24. Derek and the Dominos - Layla and Other Assorted Love Songs

Counting down my favorite 25 albums of 1970:

Derek and the Dominoes - Layla and Other Assorted Love Songs





Three months before releasing this album, Eric Clapton released his first solo album. The self-titled album would set the standard for his subsequent 70s studio albums - mannered, mature, pop-friendly songs performed with impeccable technique. This makes the raw emotion with which he tears through the songs on this album all the more exciting by comparison. His vocals have never been this passionate, his guitar playing never this searing.
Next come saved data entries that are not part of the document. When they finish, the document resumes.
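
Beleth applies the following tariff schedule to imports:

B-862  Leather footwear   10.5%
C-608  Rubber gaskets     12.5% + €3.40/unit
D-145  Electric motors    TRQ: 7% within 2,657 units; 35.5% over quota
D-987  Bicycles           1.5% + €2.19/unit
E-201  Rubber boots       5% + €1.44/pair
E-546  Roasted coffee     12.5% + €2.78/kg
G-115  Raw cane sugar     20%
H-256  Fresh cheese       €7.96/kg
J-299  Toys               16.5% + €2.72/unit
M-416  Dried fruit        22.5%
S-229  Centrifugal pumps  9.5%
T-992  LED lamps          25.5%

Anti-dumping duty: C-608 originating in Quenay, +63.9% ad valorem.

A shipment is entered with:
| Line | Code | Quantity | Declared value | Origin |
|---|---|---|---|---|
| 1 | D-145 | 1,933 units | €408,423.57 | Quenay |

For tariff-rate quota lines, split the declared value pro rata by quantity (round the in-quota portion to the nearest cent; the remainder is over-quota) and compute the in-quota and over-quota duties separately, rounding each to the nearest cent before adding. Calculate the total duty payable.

Line 1 (D-145, Quenay, 1,933 units, €408,423.57):
Code D-145 is under a tariff-rate quota (threshold 2,657 units). Quantity 1,933 units is within the quota, so the in-quota rate 7% applies to the full value.
Duty = €408,423.57 × 7% = €28,589.65.

€28,589.65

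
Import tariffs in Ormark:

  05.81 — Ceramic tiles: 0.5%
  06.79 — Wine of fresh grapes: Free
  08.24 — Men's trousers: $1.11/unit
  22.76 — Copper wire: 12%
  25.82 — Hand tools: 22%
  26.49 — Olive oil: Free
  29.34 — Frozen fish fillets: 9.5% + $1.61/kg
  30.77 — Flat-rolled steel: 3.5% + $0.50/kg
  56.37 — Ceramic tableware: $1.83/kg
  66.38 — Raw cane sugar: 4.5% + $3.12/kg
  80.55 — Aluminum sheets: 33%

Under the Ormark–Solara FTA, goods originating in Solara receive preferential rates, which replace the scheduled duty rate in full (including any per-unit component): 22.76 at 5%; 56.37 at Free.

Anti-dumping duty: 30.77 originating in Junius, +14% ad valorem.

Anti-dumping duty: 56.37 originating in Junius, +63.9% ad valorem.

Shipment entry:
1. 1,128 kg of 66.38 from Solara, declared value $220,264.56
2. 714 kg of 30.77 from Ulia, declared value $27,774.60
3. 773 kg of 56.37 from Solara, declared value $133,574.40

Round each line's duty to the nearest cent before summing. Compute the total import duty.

$14,760.38

Line 1 (66.38, Solara, 1,128 kg, $220,264.56):
Base rate for 66.38 is 4.5% + $3.12/kg.
Origin Solara is the FTA partner but 66.38 is not on the preference list; base rate stands.
Duty = $220,264.56 × 4.5% + 1,128 × $3.12 = $13,431.27.
Line 2 (30.77, Ulia, 714 kg, $27,774.60):
Base rate for 30.77 is 3.5% + $0.50/kg.
The additional-duty order on 30.77 targets Junius, not Ulia; it does not apply.
Duty = $27,774.60 × 3.5% + 714 × $0.50 = $1,329.11.
Line 3 (56.37, Solara, 773 kg, $133,574.40):
Base rate for 56.37 is $1.83/kg.
Origin Solara qualifies under the Ormark–Solara agreement and 56.37 is covered: preferential rate Free applies instead.
The additional-duty order on 56.37 targets Junius, not Solara; it does not apply.
Duty = $133,574.40 × 0% = $0.00.
Total = $13,431.27 + $1,329.11 + $0.00 = $14,760.38.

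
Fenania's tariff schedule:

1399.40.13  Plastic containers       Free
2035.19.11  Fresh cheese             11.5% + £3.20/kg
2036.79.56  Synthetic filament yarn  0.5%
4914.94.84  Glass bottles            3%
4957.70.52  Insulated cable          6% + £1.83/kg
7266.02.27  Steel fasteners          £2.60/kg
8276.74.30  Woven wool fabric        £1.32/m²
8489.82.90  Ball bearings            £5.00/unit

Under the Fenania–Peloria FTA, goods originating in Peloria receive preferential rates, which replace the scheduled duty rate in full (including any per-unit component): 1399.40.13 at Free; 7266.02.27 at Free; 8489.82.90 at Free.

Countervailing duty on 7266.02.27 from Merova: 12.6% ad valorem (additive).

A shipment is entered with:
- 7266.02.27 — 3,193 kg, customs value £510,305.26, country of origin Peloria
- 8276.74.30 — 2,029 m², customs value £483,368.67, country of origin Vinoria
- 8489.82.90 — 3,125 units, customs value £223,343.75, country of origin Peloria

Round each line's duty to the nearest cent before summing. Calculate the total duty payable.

Line 1 (7266.02.27, Peloria, 3,193 kg, £510,305.26):
Base rate for 7266.02.27 is £2.60/kg.
Origin Peloria qualifies under the Fenania–Peloria agreement and 7266.02.27 is covered: preferential rate Free applies instead.
The additional-duty order on 7266.02.27 targets Merova, not Peloria; it does not apply.
Duty = £510,305.26 × 0% = £0.00.
Line 2 (8276.74.30, Vinoria, 2,029 m², £483,368.67):
Base rate for 8276.74.30 is £1.32/m².
Duty = 2,029 × £1.32 = £2,678.28.
Line 3 (8489.82.90, Peloria, 3,125 units, £223,343.75):
Base rate for 8489.82.90 is £5.00/unit.
Origin Peloria qualifies under the Fenania–Peloria agreement and 8489.82.90 is covered: preferential rate Free applies instead.
Duty = £223,343.75 × 0% = £0.00.
Total = £0.00 + £2,678.28 + £0.00 = £2,678.28.

£2,678.28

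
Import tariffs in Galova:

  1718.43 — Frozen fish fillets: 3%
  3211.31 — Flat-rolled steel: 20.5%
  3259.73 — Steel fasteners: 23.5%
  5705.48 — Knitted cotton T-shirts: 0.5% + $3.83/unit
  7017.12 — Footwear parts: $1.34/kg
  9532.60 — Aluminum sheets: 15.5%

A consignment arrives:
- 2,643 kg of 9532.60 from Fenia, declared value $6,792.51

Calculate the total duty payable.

$1,052.84

Line 1 (9532.60, Fenia, 2,643 kg, $6,792.51):
Base rate for 9532.60 is 15.5%.
Duty = $6,792.51 × 15.5% = $1,052.84.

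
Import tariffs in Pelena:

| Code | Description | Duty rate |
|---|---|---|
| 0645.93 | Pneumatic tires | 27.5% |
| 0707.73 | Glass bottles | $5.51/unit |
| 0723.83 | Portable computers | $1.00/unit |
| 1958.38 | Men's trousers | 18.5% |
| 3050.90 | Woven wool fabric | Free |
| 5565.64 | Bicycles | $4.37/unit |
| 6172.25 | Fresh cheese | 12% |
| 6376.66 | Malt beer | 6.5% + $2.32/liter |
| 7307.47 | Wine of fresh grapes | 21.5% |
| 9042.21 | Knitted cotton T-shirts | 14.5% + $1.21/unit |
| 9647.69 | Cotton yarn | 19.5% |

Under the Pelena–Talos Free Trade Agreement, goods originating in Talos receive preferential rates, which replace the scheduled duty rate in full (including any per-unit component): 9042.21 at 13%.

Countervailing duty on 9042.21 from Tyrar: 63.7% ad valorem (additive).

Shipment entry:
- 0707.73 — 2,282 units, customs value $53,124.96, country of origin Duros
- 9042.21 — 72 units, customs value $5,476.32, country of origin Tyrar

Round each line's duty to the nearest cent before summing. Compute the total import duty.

Line 1 (0707.73, Duros, 2,282 units, $53,124.96):
Base rate for 0707.73 is $5.51/unit.
Duty = 2,282 × $5.51 = $12,573.82.
Line 2 (9042.21, Tyrar, 72 units, $5,476.32):
Base rate for 9042.21 is 14.5% + $1.21/unit.
9042.21 has an FTA preferential rate, but origin Tyrar is not Talos; base rate stands.
Additional duty on 9042.21 from Tyrar: +63.7%. Applied ad valorem rate: 14.5% + 63.7% = 78.2%.
Duty = $5,476.32 × 78.2% + 72 × $1.21 = $4,369.60.
Total = $12,573.82 + $4,369.60 = $16,943.42.

$16,943.42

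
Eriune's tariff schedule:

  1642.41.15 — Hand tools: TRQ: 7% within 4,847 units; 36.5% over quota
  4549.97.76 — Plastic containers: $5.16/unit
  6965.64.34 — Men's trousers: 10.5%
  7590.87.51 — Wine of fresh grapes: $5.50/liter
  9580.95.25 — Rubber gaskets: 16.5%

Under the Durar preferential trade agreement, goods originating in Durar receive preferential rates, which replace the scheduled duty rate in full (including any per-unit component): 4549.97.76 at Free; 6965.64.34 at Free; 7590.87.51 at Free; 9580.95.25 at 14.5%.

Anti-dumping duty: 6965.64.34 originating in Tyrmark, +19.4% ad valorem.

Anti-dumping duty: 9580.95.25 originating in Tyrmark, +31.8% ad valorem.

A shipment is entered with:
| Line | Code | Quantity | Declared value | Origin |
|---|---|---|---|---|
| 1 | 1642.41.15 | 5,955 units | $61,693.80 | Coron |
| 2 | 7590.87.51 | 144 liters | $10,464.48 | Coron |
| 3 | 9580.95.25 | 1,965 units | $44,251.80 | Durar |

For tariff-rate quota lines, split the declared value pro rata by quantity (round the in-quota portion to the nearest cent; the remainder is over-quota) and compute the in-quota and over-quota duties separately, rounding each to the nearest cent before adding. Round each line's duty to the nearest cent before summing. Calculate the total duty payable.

$14,913.34

Line 1 (1642.41.15, Coron, 5,955 units, $61,693.80):
Code 1642.41.15 is under a tariff-rate quota (threshold 4,847 units). In-quota: 4,847 units at 7%; over-quota: 1,108 units at 36.5%.
Pro-rata value split: in-quota = $61,693.80 × 4,847/5,955 = $50,214.92; over-quota = $61,693.80 − $50,214.92 = $11,478.88.
In-quota duty = $50,214.92 × 7% = $3,515.04. Over-quota duty = $11,478.88 × 36.5% = $4,189.79.
Line duty = $3,515.04 + $4,189.79 = $7,704.83.
Line 2 (7590.87.51, Coron, 144 liters, $10,464.48):
Base rate for 7590.87.51 is $5.50/liter.
7590.87.51 has an FTA preferential rate, but origin Coron is not Durar; base rate stands.
Duty = 144 × $5.50 = $792.00.
Line 3 (9580.95.25, Durar, 1,965 units, $44,251.80):
Base rate for 9580.95.25 is 16.5%.
Origin Durar qualifies under the Eriune–Durar agreement and 9580.95.25 is covered: preferential rate 14.5% applies instead.
The additional-duty order on 9580.95.25 targets Tyrmark, not Durar; it does not apply.
Duty = $44,251.80 × 14.5% = $6,416.51.
Total = $7,704.83 + $792.00 + $6,416.51 = $14,913.34.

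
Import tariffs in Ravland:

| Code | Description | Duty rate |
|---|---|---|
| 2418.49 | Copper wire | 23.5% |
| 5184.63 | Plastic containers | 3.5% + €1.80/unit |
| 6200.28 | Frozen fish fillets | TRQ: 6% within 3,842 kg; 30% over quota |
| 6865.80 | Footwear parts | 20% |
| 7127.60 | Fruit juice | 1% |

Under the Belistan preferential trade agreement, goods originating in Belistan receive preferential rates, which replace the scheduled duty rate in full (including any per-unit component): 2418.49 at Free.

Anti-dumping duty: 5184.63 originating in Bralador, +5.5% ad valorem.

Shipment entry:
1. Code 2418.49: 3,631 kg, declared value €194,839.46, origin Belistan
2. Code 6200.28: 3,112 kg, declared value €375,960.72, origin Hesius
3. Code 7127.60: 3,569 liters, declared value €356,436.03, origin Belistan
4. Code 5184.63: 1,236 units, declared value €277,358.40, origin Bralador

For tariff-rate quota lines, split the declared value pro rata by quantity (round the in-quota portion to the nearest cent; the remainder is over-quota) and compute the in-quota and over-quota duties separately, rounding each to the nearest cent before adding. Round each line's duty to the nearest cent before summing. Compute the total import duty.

€53,309.06

Line 1 (2418.49, Belistan, 3,631 kg, €194,839.46):
Base rate for 2418.49 is 23.5%.
Origin Belistan qualifies under the Ravland–Belistan agreement and 2418.49 is covered: preferential rate Free applies instead.
Duty = €194,839.46 × 0% = €0.00.
Line 2 (6200.28, Hesius, 3,112 kg, €375,960.72):
Code 6200.28 is under a tariff-rate quota (threshold 3,842 kg). Quantity 3,112 kg is within the quota, so the in-quota rate 6% applies to the full value.
Duty = €375,960.72 × 6% = €22,557.64.
Line 3 (7127.60, Belistan, 3,569 liters, €356,436.03):
Base rate for 7127.60 is 1%.
Origin Belistan is the FTA partner but 7127.60 is not on the preference list; base rate stands.
Duty = €356,436.03 × 1% = €3,564.36.
Line 4 (5184.63, Bralador, 1,236 units, €277,358.40):
Base rate for 5184.63 is 3.5% + €1.80/unit.
Additional duty on 5184.63 from Bralador: +5.5%. Applied ad valorem rate: 3.5% + 5.5% = 9%.
Duty = €277,358.40 × 9% + 1,236 × €1.80 = €27,187.06.
Total = €0.00 + €22,557.64 + €3,564.36 + €27,187.06 = €53,309.06.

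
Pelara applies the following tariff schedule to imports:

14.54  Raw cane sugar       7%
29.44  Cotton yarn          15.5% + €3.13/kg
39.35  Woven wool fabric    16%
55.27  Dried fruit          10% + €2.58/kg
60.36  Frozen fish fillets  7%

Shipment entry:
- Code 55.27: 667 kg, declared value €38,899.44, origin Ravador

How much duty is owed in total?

€5,610.80

Line 1 (55.27, Ravador, 667 kg, €38,899.44):
Base rate for 55.27 is 10% + €2.58/kg.
Duty = €38,899.44 × 10% + 667 × €2.58 = €5,610.80.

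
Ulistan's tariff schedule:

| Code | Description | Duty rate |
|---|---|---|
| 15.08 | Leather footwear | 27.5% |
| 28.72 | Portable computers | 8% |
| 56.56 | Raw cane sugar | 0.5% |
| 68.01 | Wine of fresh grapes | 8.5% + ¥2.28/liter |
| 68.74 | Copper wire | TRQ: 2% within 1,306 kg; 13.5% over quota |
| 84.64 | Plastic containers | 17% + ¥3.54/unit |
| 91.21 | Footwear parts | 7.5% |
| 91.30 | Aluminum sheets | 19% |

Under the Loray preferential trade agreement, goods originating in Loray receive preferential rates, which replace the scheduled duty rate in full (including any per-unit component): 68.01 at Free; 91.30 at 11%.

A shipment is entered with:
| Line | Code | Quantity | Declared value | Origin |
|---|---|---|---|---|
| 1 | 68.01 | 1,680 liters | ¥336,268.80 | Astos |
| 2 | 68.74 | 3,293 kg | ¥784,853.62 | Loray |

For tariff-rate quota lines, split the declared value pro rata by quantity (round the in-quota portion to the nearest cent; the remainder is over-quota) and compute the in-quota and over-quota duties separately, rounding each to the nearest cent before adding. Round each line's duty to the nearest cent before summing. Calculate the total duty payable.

¥102,572.20

Line 1 (68.01, Astos, 1,680 liters, ¥336,268.80):
Base rate for 68.01 is 8.5% + ¥2.28/liter.
68.01 has an FTA preferential rate, but origin Astos is not Loray; base rate stands.
Duty = ¥336,268.80 × 8.5% + 1,680 × ¥2.28 = ¥32,413.25.
Line 2 (68.74, Loray, 3,293 kg, ¥784,853.62):
Code 68.74 is under a tariff-rate quota (threshold 1,306 kg). In-quota: 1,306 kg at 2%; over-quota: 1,987 kg at 13.5%.
Pro-rata value split: in-quota = ¥784,853.62 × 1,306/3,293 = ¥311,272.04; over-quota = ¥784,853.62 − ¥311,272.04 = ¥473,581.58.
In-quota duty = ¥311,272.04 × 2% = ¥6,225.44. Over-quota duty = ¥473,581.58 × 13.5% = ¥63,933.51.
Line duty = ¥6,225.44 + ¥63,933.51 = ¥70,158.95.
Total = ¥32,413.25 + ¥70,158.95 = ¥102,572.20.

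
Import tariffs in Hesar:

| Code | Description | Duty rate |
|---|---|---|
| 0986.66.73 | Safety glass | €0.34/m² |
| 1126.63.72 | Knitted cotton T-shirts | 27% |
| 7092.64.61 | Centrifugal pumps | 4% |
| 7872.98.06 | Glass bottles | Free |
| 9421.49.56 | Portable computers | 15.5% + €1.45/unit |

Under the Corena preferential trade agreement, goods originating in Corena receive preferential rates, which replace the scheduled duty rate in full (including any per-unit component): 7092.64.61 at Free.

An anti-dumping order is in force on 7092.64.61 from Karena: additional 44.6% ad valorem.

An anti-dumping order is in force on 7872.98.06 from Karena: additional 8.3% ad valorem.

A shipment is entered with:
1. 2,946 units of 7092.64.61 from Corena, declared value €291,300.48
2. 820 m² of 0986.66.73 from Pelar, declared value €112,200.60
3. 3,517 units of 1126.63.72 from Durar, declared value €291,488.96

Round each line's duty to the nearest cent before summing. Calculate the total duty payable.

€78,980.82

Line 1 (7092.64.61, Corena, 2,946 units, €291,300.48):
Base rate for 7092.64.61 is 4%.
Origin Corena qualifies under the Hesar–Corena agreement and 7092.64.61 is covered: preferential rate Free applies instead.
The additional-duty order on 7092.64.61 targets Karena, not Corena; it does not apply.
Duty = €291,300.48 × 0% = €0.00.
Line 2 (0986.66.73, Pelar, 820 m², €112,200.60):
Base rate for 0986.66.73 is €0.34/m².
Duty = 820 × €0.34 = €278.80.
Line 3 (1126.63.72, Durar, 3,517 units, €291,488.96):
Base rate for 1126.63.72 is 27%.
Duty = €291,488.96 × 27% = €78,702.02.
Total = €0.00 + €278.80 + €78,702.02 = €78,980.82.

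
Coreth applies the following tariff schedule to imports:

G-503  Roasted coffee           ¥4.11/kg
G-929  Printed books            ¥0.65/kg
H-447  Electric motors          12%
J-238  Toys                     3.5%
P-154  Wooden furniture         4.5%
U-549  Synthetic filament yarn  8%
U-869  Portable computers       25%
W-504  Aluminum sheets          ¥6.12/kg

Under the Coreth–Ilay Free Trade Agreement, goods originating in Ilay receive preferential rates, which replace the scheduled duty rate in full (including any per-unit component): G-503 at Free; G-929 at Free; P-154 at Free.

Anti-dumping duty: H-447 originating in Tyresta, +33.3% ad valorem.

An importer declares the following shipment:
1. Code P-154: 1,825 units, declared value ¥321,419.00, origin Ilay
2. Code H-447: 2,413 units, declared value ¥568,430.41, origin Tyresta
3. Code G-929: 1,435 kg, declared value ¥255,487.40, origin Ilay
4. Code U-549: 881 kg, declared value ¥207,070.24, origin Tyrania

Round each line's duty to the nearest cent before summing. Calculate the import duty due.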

He bares his soul on every track of this album, which includes two bona fide classics: Layla, and Bell Bottom Blues.

Critical consensus (according to Acclaimed Music) rates this album in the top 5 of 1970, and if I was making this list 20 years ago, I would doubtlessly agree. Back then I couldn't get enough of Clapton's long jammy versions of blues standards, and the three such songs on this album (Nobody Knows You When You're Down and Out, Key to the Highway, and Have You Ever Loved a Woman) are longer, jammier, and bluesier than usual. Listening to the album now though, I'm finding that these tracks, as great as they are, put an unwelcome damper on the intensity of the rest of the album.